A chair in Scotland seemed a natural ambition, and in 1952 Watt was appointed Regius Professor of Humanity at Aberdeen. He held office till his retirement in 1979, and lived there until his death. Here too he showed himself a devoted teacher, taking trouble with the large ordinary-degree classes in Latin as well as with the carefully chosen group of his Honours students. Among these there were some excellent scholars, whom he would encourage to go on to Oxford or Cambridge, and perhaps to pursue academic careers in classics or in law. It is sad to think that this tradition has ended, for there is now no classical department at Aberdeen.
In view of his administrative abilities, it is no wonder that Watt played a notable part in university affairs. He was Curator of the University Library, Dean of the Faculty of Arts and, from 1969 to 1972, Vice-Principal. He served also on the Universities Central Council for Admissions (Ucca) and was for a long time deeply involved in the organisation of teacher training in Scotland. Such public duties occupied a great deal of time, and it was not really till his retirement that he was able to devote himself to scholarship and publication. He became a Fellow of the British Academy in 1989; at 76, he was still at the height of his powers.

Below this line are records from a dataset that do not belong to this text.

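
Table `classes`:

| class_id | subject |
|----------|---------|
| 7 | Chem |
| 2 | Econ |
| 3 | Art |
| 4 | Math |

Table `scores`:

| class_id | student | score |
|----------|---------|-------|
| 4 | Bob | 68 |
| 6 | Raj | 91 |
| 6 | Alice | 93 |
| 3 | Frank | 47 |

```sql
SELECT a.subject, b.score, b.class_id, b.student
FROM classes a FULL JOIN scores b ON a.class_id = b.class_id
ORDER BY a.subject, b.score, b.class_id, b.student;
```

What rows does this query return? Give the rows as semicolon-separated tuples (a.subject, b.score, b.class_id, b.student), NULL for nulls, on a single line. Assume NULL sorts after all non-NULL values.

FULL OUTER JOIN keeps every row from both sides; unmatched rows get NULL for the other side's columns.
Matching on a.class_id = b.class_id.
- a[0] class_id=7 → no match; kept with NULLs on the b side.
- a[1] class_id=2 → no match; kept with NULLs on the b side.
- a[2] class_id=3 → 1 match(es) in b → 1 row(s).
- a[3] class_id=4 → 1 match(es) in b → 1 row(s).
- 2 row(s) from b found no a partner → padded with NULL.
After projecting and ordering:
a.subject | b.score | b.class_id | b.student
Art | 47 | 3 | Frank
Chem | NULL | NULL | NULL
Econ | NULL | NULL | NULL
Math | 68 | 4 | Bob
NULL | 91 | 6 | Raj
NULL | 93 | 6 | Alice

(Art, 47, 3, Frank); (Chem, NULL, NULL, NULL); (Econ, NULL, NULL, NULL); (Math, 68, 4, Bob); (NULL, 91, 6, Raj); (NULL, 93, 6, Alice)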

The three volumes of Cicero's letters for the Oxford Classical Texts series – Epistulae ad Quintum Fratrum . . . (1958), Epistulae ad Atticum (1965) and Epistulae ad Familiares (1982) – are his most important achievement. He had an immense and very precise knowledge of Cicero's Latin (and indeed of classical and later Latin generally) and of the manuscripts and early editions which had to be used in establishing the text. He also had very clear and firm ideas of how this was to be done, and could be trenchant and outspoken in criticising the opinions and methods of others.
The only other books he published were an edition for Teubner of the minor Roman historian Velleius Paterculus (1988), whose text presents many conundrums, and a text of some poems of George Buchanan (George Buchanan: prince of poets, with Philip J. Ford, 1982) – a very proper service for a Scots Professor of Humanity to perform. But he wrote many articles, over 140 in all, only about 20 of which appeared before his retirement. Almost all are in the pattern set by those early lectures on the Ciceronian cruces. Taken together, they are an astonishing display of learning and acumen.
He continued till the end of his life publishing these fruits of his unceasing reading; there are still articles in the pipeline. He continued also scholarly correspondence with friends and colleagues at home and abroad, even after his fatal illness was diagnosed. Always a prompt and kind correspondent, he very properly regarded criticism as a duty of friendship; his approval of any idea, sparingly given, afforded the recipient not only pleasure but surprise.